The white paper is a good read and I’d recommend you download it - it’s free - if you are grappling with these issues.
I’ve pulled out a few quotes below to give you a flavour.
Andy Kaye, CEO of Bis Henderson Group
“Using automation to support order picking creates a production environment wherein the warehouse worker is no longer actively moving about the facility to perform duties, but is expected to stand in one spot and pick from totes delivered to a pick station. This change in the way the job is performed brings the modern warehouse worker’s role more closely in line with that of a factory worker.”
John Munnelly, Head of Operations at John Lewis’ highly automated national distribution centre in Magna Park, Milton Keynes
“We have a strategy ‘Better jobs and better performing partners on better pay’ and we are bringing that to life in our automated world. Automation demands a different mind-set from people on the shop floor. We have quite successfully moved a number of people from the shop floor to quite important technical roles, helping capable people to find niche positions. In a manual environment you tend not to need that level of expertise, but in an automated operation there is a real requirement for people with more analytical skills and a bias to understanding systems – how material flows through a system.”

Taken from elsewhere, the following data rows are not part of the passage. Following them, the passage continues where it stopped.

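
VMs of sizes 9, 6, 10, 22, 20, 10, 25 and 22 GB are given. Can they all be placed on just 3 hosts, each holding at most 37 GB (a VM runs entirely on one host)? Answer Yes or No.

Total = 124 GB; ⌈124/37⌉ = 4.
At least 4 hosts are required, but only 3 are allowed.

No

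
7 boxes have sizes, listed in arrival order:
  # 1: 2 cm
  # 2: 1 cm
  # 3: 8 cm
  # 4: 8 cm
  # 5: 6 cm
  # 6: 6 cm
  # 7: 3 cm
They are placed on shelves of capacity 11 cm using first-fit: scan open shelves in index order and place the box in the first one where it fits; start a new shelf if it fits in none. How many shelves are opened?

  2 → shelf 1 (new)  [load 2/11]
  1 → shelf 1  [load 3/11]
  8 → shelf 1  [load 11/11]
  8 → shelf 2 (new)  [load 8/11]
  6 → shelf 3 (new)  [load 6/11]
  6 → shelf 4 (new)  [load 6/11]
  3 → shelf 2  [load 11/11]
4 shelves opened.

4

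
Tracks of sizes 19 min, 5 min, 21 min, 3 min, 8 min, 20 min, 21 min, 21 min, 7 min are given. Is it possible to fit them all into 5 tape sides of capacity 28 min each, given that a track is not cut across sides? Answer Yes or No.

Yes

A valid assignment using 5 tape sides:
  side 1: 21 + 7 = 28
  side 2: 21 + 5 = 26
  side 3: 21 + 3 = 24
  side 4: 20 + 8 = 28
  side 5: 19 = 19
Every load is within 28 min, so 5 tape sides suffice.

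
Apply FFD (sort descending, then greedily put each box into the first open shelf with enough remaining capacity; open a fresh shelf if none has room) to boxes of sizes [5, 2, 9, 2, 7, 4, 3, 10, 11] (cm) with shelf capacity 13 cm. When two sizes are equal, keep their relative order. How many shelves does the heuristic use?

Sorted descending: 11, 10, 9, 7, 5, 4, 3, 2, 2.
  11 → shelf 1 (new)  [load 11/13]
  10 → shelf 2 (new)  [load 10/13]
  9 → shelf 3 (new)  [load 9/13]
  7 → shelf 4 (new)  [load 7/13]
  5 → shelf 4  [load 12/13]
  4 → shelf 3  [load 13/13]
  3 → shelf 2  [load 13/13]
  2 → shelf 1  [load 13/13]
  2 → shelf 5 (new)  [load 2/13]
5 shelves opened.

5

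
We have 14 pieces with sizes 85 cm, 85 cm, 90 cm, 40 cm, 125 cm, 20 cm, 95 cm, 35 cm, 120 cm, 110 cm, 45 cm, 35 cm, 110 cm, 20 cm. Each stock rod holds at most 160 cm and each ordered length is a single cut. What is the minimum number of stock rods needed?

Total = 125 + 120 + 110 + 110 + 95 + 90 + 85 + 85 + 45 + 40 + 35 + 35 + 20 + 20 = 1015 cm.
Lower bound: ⌈1015/160⌉ = 7 stock rods.
Also, 8 pieces each exceed 80 cm, and no two of those can share a stock rod, so at least 8 stock rods are needed.
A packing using 8 stock rods:
  stock rod 1: 125 + 35 = 160
  stock rod 2: 120 + 40 = 160
  stock rod 3: 110 + 45 = 155
  stock rod 4: 110 + 35 = 145
  stock rod 5: 95 + 20 + 20 = 135
  stock rod 6: 90 = 90
  stock rod 7: 85 = 85
  stock rod 8: 85 = 85
This matches the lower bound, so 8 is optimal.

8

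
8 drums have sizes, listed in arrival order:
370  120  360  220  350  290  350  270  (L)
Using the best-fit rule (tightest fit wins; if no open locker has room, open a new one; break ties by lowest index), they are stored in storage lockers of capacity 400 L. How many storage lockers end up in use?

  370 → locker 1 (new)  [load 370/400]
  120 → locker 2 (new)  [load 120/400]
  360 → locker 3 (new)  [load 360/400]
  220 → locker 2  [load 340/400]
  350 → locker 4 (new)  [load 350/400]
  290 → locker 5 (new)  [load 290/400]
  350 → locker 6 (new)  [load 350/400]
  270 → locker 7 (new)  [load 270/400]
7 storage lockers opened.

7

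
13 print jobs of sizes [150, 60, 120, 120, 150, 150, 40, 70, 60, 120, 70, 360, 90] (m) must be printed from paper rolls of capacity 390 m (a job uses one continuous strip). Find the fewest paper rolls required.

5

Total = 360 + 150 + 150 + 150 + 120 + 120 + 120 + 90 + 70 + 70 + 60 + 60 + 40 = 1560 m.
Lower bound: ⌈1560/390⌉ = 4 paper rolls.
A packing using 5 paper rolls:
  roll 1: 360 = 360
  roll 2: 150 + 150 + 90 = 390
  roll 3: 150 + 120 + 120 = 390
  roll 4: 120 + 70 + 70 + 60 + 60 = 380
  roll 5: 40 = 40
No arrangement into 4 paper rolls stays within capacity, so 5 is optimal.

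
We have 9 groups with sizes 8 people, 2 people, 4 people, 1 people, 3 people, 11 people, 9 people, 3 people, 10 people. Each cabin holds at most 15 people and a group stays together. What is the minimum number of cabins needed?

4

Total = 11 + 10 + 9 + 8 + 4 + 3 + 3 + 2 + 1 = 51 people.
Lower bound: ⌈51/15⌉ = 4 cabins.
A packing using 4 cabins:
  cabin 1: 11 + 4 = 15
  cabin 2: 10 + 3 + 2 = 15
  cabin 3: 9 + 3 + 1 = 13
  cabin 4: 8 = 8
This matches the lower bound, so 4 is optimal.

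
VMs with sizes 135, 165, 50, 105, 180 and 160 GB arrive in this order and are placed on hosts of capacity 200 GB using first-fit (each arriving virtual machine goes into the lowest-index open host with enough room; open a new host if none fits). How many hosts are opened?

5

  135 → host 1 (new)  [load 135/200]
  165 → host 2 (new)  [load 165/200]
  50 → host 1  [load 185/200]
  105 → host 3 (new)  [load 105/200]
  180 → host 4 (new)  [load 180/200]
  160 → host 5 (new)  [load 160/200]
5 hosts opened.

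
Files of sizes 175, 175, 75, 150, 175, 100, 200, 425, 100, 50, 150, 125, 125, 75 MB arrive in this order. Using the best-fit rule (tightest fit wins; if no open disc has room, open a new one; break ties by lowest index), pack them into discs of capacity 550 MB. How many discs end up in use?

4

  175 → disc 1 (new)  [load 175/550]
  175 → disc 1  [load 350/550]
  75 → disc 1  [load 425/550]
  150 → disc 2 (new)  [load 150/550]
  175 → disc 2  [load 325/550]
  100 → disc 1  [load 525/550]
  200 → disc 2  [load 525/550]
  425 → disc 3 (new)  [load 425/550]
  100 → disc 3  [load 525/550]
  50 → disc 4 (new)  [load 50/550]
  150 → disc 4  [load 200/550]
  125 → disc 4  [load 325/550]
  125 → disc 4  [load 450/550]
  75 → disc 4  [load 525/550]
4 discs opened.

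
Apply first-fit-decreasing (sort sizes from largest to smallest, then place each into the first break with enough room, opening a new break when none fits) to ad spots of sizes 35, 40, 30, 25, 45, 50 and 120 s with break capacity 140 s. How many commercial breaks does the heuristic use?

3

Sorted descending: 120, 50, 45, 40, 35, 30, 25.
  120 → break 1 (new)  [load 120/140]
  50 → break 2 (new)  [load 50/140]
  45 → break 2  [load 95/140]
  40 → break 2  [load 135/140]
  35 → break 3 (new)  [load 35/140]
  30 → break 3  [load 65/140]
  25 → break 3  [load 90/140]
3 commercial breaks opened.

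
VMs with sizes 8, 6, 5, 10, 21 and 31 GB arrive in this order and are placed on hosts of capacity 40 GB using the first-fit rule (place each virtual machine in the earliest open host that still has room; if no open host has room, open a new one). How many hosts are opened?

3

  8 → host 1 (new)  [load 8/40]
  6 → host 1  [load 14/40]
  5 → host 1  [load 19/40]
  10 → host 1  [load 29/40]
  21 → host 2 (new)  [load 21/40]
  31 → host 3 (new)  [load 31/40]
3 hosts opened.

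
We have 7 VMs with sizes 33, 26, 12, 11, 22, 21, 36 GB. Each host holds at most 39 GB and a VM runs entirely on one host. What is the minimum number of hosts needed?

Total = 36 + 33 + 26 + 22 + 21 + 12 + 11 = 161 GB.
Lower bound: ⌈161/39⌉ = 5 hosts.
A packing using 5 hosts:
  host 1: 36 = 36
  host 2: 33 = 33
  host 3: 26 + 12 = 38
  host 4: 22 + 11 = 33
  host 5: 21 = 21
This matches the lower bound, so 5 is optimal.

5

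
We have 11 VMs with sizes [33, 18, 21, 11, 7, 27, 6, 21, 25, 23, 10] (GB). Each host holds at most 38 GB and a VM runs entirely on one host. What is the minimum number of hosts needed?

Total = 33 + 27 + 25 + 23 + 21 + 21 + 18 + 11 + 10 + 7 + 6 = 202 GB.
Lower bound: ⌈202/38⌉ = 6 hosts.
A packing using 7 hosts:
  host 1: 33 = 33
  host 2: 27 + 11 = 38
  host 3: 25 + 10 = 35
  host 4: 23 + 7 + 6 = 36
  host 5: 21 = 21
  host 6: 21 = 21
  host 7: 18 = 18
No arrangement into 6 hosts stays within capacity, so 7 is optimal.

7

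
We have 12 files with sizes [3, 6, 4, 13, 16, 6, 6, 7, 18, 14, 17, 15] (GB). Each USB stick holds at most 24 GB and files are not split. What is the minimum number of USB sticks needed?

6

Total = 18 + 17 + 16 + 15 + 14 + 13 + 7 + 6 + 6 + 6 + 4 + 3 = 125 GB.
Lower bound: ⌈125/24⌉ = 6 USB sticks.
A packing using 6 USB sticks:
  USB stick 1: 18 + 6 = 24
  USB stick 2: 17 + 7 = 24
  USB stick 3: 16 + 6 = 22
  USB stick 4: 15 + 6 + 3 = 24
  USB stick 5: 14 + 4 = 18
  USB stick 6: 13 = 13
This matches the lower bound, so 6 is optimal.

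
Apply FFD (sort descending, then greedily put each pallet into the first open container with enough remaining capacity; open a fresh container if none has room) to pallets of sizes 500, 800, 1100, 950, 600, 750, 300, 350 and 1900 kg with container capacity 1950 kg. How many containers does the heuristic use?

Sorted descending: 1900, 1100, 950, 800, 750, 600, 500, 350, 300.
  1900 → container 1 (new)  [load 1900/1950]
  1100 → container 2 (new)  [load 1100/1950]
  950 → container 3 (new)  [load 950/1950]
  800 → container 2  [load 1900/1950]
  750 → container 3  [load 1700/1950]
  600 → container 4 (new)  [load 600/1950]
  500 → container 4  [load 1100/1950]
  350 → container 4  [load 1450/1950]
  300 → container 4  [load 1750/1950]
4 containers opened.

4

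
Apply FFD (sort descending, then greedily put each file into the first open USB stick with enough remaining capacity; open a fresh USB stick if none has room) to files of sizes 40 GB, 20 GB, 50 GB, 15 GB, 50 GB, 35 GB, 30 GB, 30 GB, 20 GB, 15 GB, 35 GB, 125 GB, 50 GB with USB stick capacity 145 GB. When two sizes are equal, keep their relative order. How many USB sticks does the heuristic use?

Sorted descending: 125, 50, 50, 50, 40, 35, 35, 30, 30, 20, 20, 15, 15.
  125 → USB stick 1 (new)  [load 125/145]
  50 → USB stick 2 (new)  [load 50/145]
  50 → USB stick 2  [load 100/145]
  50 → USB stick 3 (new)  [load 50/145]
  40 → USB stick 2  [load 140/145]
  35 → USB stick 3  [load 85/145]
  35 → USB stick 3  [load 120/145]
  30 → USB stick 4 (new)  [load 30/145]
  30 → USB stick 4  [load 60/145]
  20 → USB stick 1  [load 145/145]
  20 → USB stick 3  [load 140/145]
  15 → USB stick 4  [load 75/145]
  15 → USB stick 4  [load 90/145]
4 USB sticks opened.

4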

Connect Books Supply Chain Director Ian Sheppard
“While we have recognised that people are performing well in certain roles, we have implemented a rotation system so that people are not performing the same function for more than an hour at a time. By introducing a variety of tasks over a shift we are working to reduce isolation and improve interaction amongst colleagues – and based on feedback from our operators, it’s been received very positively. Importantly, they say that they are comfortable within the roles they are performing.”